O nome dado aos guerreiros é toa, o mesmo das árvores de que são feitas as mocas com que são resolvidas as disputas por insultos, mulheres, propriedade ou liderança (Keegan, 1994, p. 102). A principal função da guerra entre os Maori parece ter sido a distribuição de terras, outros investigadores apontam para a vingança.
A guerra tornou-se de extermínio com o uso de mocas e lanças aguçadas com líticos, osso, conchas ou coral uma vez que os Maori não possuíam metalurgia (Keegan, 1994, p. 103-105). Os combates tinham como objectivo a derrota total e aniquilação do inimigo, o canibalismo e a captura de troféus tornaram-se uma prática comum entre os Maori (Keeley, 1997, p. 100).

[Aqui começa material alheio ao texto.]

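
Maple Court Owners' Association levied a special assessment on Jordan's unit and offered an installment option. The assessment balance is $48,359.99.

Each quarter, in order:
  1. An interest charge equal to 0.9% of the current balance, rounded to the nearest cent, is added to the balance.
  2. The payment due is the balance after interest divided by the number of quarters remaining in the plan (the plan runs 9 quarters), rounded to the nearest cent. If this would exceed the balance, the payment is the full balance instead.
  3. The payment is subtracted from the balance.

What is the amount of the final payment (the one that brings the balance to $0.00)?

$5,824.56

Quarter 1: opening $48,359.99; interest $435.24 → $48,795.23; payment $5,421.69; balance $43,373.54
Quarter 2: opening $43,373.54; interest $390.36 → $43,763.90; payment $5,470.49; balance $38,293.41
Quarter 3: opening $38,293.41; interest $344.64 → $38,638.05; payment $5,519.72; balance $33,118.33
Quarter 4: opening $33,118.33; interest $298.06 → $33,416.39; payment $5,569.40; balance $27,846.99
Quarter 5: opening $27,846.99; interest $250.62 → $28,097.61; payment $5,619.52; balance $22,478.09
Quarter 6: opening $22,478.09; interest $202.30 → $22,680.39; payment $5,670.10; balance $17,010.29
Quarter 7: opening $17,010.29; interest $153.09 → $17,163.38; payment $5,721.13; balance $11,442.25
Quarter 8: opening $11,442.25; interest $102.98 → $11,545.23; payment $5,772.62; balance $5,772.61
Quarter 9: opening $5,772.61; interest $51.95 → $5,824.56; payment $5,824.56; balance $0.00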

Deu-se então uma evolução tecnológica e começaram a aparecer fortificações, já foram identificadas cerca de 4000. Estas fortificações eram construídas em sítios altos, e constituídas por paliçadas, fossos, ladeiras e armazéns de comida. Não são conhecidas armas de cerco, podendo as fortificações ter funcionado como um elemento estabilizador.
Independentemente da função as fortificações evitaram não só um caminho para a destruição total como a própria supremacia de um chefado sobre os restantes (Keegan, 1994, p. 105-106).


Bibliografia:
KEEGAN, John (1994) – A history of warfare. London: Pimlico.
KEELEY, Lawrence (1997) - War before civilization: The myth of the
peaceful savage. Oxford: Oxford University Press.